SECTION    7.    Section 61-4-510(B) and (C) of the 1976 Code, as amended by Act 462 of 1996, is further amended to read:

"(B)    Revenue generated by the fees must be credited to the general fund of the State, except that revenue generated by the fees within a county where a federal military base or installation has been closed, or is designated to be closed and where the federal facility has reduced its permanent civilian employment by seven hundred fifty or more jobs after December 31, 1990, for a period of ten years after the effective date of Chapter 12 of Title 31, must be credited to a special separate and distinct account with the Budget and Control Board for support of a redevelopment authority created therein pursuant to Chapter 12 of Title 31 created or restructured as provided in Section 31-12-40(D)(1) and (D)(2). All other requirements for retail permits provided in Sections 61-2-120 and 61-4-500 apply to the special permits authorized by this section.

(C)(1)    Upon the creation or restructuring of an authority pursuant to Section 31-12-40(D)(1) and (D)(2) composed of municipal appointees, the fee credited to the special account pursuant to subsection (B) must be distributed to the redevelopment authority. Immediately following the dissolution of a redevelopment authority pursuant to Section 31-12-100(A), the fees distributed to the dissolved redevelopment authority pursuant to subsection (B) must be distributed to the municipality or county in which the retailer who paid the fee is located within whose borders the major portion of the federal defense property that was subject to disposal is located. The revenue may only be used by the municipality or county only for the following purposes:

(a)    capital improvements to tourism-related buildings including, but not limited to, civic centers, convention centers, coliseums, aquariums, stadiums, marinas, parks, and recreational facilities;

(b)    purchase or renovation of buildings which that are historic properties as defined in Section 60-12-10(4) and (5);

(c)    festivals which that have a demonstrable and significant impact on tourism;

(d)    acquiring fee and less than fee interest in land while it is still available to be held in perpetuity as wildlife preserves or believed to be needed by the public in the future for active and passive recreation uses and scenic easements, to include the following types of land including: ocean, harbor, and pond frontage in the form of beaches, dunes, and adjoining backlands; barrier beaches; fresh and saltwater marshes and adjoining uplands; land for bicycle paths; land protecting existing and future; public water supply, well fields, highway buffering, and aquifer recharge areas; and land for wildlife preserves; and land for future public recreational facilities;

(e)    nourishment, renourishment (resanding), and maintenance of beaches;

(f)    dune restoration, including the planting of grass, sea oats, or other vegetation useful in preserving the dune system;

(g)    maintenance of public beach access;

(h)    capital improvements to the beaches and beach related facilities, such as public parking areas for beach access; dune walkovers and rest room facilities, with or without changing rooms, at public beach parks; and

(i)     construction and maintenance of drainage systems.
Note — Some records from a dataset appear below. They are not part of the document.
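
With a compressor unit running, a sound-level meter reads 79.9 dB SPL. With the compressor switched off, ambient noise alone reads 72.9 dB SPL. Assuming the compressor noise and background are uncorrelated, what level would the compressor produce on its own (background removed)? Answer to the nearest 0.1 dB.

78.9 dB SPL

Background correction is a power subtraction:
L_src = 10·log₁₀(10^(79.9/10) − 10^(72.9/10)) = 10·log₁₀(78230000) = 78.9 dB SPL.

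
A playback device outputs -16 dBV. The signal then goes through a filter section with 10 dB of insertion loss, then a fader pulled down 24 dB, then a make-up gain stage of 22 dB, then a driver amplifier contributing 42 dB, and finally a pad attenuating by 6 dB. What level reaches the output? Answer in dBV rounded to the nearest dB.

Cascaded gains and losses add directly in dB.
-16 − 10 − 24 + 22 + 42 − 6 = +8 dBV.

+8 dBV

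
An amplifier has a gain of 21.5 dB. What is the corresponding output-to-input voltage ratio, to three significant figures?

11.9

Voltage ratio = 10^(dB/20).
10^(21.5/20) = 10^(1.075) = 11.9.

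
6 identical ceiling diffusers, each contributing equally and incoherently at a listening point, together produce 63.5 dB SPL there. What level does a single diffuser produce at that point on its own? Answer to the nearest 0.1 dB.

6 equal incoherent sources add 10·log₁₀(6) = 7.78 dB over one source.
L_one = 63.5 − 7.78 = 55.7 dB SPL.

55.7 dB SPL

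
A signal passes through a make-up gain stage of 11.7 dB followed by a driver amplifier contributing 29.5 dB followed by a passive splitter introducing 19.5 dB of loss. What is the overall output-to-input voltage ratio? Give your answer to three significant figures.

Net gain = 11.7 + 29.5 + (−19.5) = 21.7 dB.
Voltage ratio = 10^(21.7/20) = 12.2.

12.2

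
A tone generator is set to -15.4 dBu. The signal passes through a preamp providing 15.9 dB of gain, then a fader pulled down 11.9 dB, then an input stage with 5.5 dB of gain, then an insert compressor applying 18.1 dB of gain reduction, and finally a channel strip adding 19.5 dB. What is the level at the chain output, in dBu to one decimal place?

Gain stages sum in dB:
-15.4 + 15.9 − 11.9 + 5.5 − 18.1 + 19.5 = -4.5 dBu.

-4.5 dBu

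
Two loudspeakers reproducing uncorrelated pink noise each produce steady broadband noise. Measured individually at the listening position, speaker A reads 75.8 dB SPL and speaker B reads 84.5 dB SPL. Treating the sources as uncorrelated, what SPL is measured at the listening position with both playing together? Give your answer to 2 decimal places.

Incoherent sources sum as intensities:
L_total = 10·log₁₀(10^(75.8/10) + 10^(84.5/10)) = 10·log₁₀(319900000) = 85.05 dB SPL.

85.05 dB SPL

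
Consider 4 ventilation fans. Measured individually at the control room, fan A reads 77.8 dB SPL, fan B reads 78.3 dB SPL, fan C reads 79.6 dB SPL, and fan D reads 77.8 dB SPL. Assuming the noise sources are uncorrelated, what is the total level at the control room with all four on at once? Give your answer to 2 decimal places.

Uncorrelated sources add in intensity (power), not in dB.
L_total = 10·log₁₀(10^(77.8/10) + 10^(78.3/10) + 10^(79.6/10) + 10^(77.8/10)) = 10·log₁₀(279300000) = 84.46 dB SPL.

84.46 dB SPL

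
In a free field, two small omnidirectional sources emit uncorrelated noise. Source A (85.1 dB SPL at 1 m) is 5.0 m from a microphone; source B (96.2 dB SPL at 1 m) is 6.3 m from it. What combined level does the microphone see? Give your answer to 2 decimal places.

At the listener: L_A = 85.1 − 20·log₁₀(5.0) = 71.121 dB; L_B = 96.2 − 20·log₁₀(6.3) = 80.213 dB.
Combined: 10·log₁₀(10^(71.121/10)+10^(80.213/10)) = 80.72 dB SPL.

80.72 dB SPL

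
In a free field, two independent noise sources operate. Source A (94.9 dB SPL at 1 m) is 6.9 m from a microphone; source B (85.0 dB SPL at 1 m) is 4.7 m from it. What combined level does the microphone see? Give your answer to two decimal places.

At the listener: L_A = 94.9 − 20·log₁₀(6.9) = 78.123 dB; L_B = 85.0 − 20·log₁₀(4.7) = 71.558 dB.
Combined: 10·log₁₀(10^(78.123/10)+10^(71.558/10)) = 78.99 dB SPL.

78.99 dB SPL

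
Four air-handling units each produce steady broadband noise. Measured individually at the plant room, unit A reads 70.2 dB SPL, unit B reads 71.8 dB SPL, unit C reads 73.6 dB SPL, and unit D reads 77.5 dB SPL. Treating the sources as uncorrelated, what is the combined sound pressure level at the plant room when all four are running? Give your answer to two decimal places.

Incoherent sources sum as intensities:
L_total = 10·log₁₀(10^(70.2/10) + 10^(71.8/10) + 10^(73.6/10) + 10^(77.5/10)) = 10·log₁₀(104700000) = 80.20 dB SPL.

80.20 dB SPL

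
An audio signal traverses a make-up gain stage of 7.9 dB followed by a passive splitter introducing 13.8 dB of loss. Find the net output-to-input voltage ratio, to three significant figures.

0.507

Net gain = 7.9 + (−13.8) = -5.9 dB.
Voltage ratio = 10^(-5.9/20) = 0.507.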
(2)    The revenue may not be used for operating expenses of tourism-related buildings."

SECTION    8.    Notwithstanding another provision of this act, a redevelopment authority previously established pursuant to Section 31-12-40(D) may continue to operate until a new redevelopment authority is established pursuant to Section 31-12-40(D)(2) and appointed as provided in Section 31-12-40(D)(1).

SECTION    9.    This act takes effect upon approval by the Governor.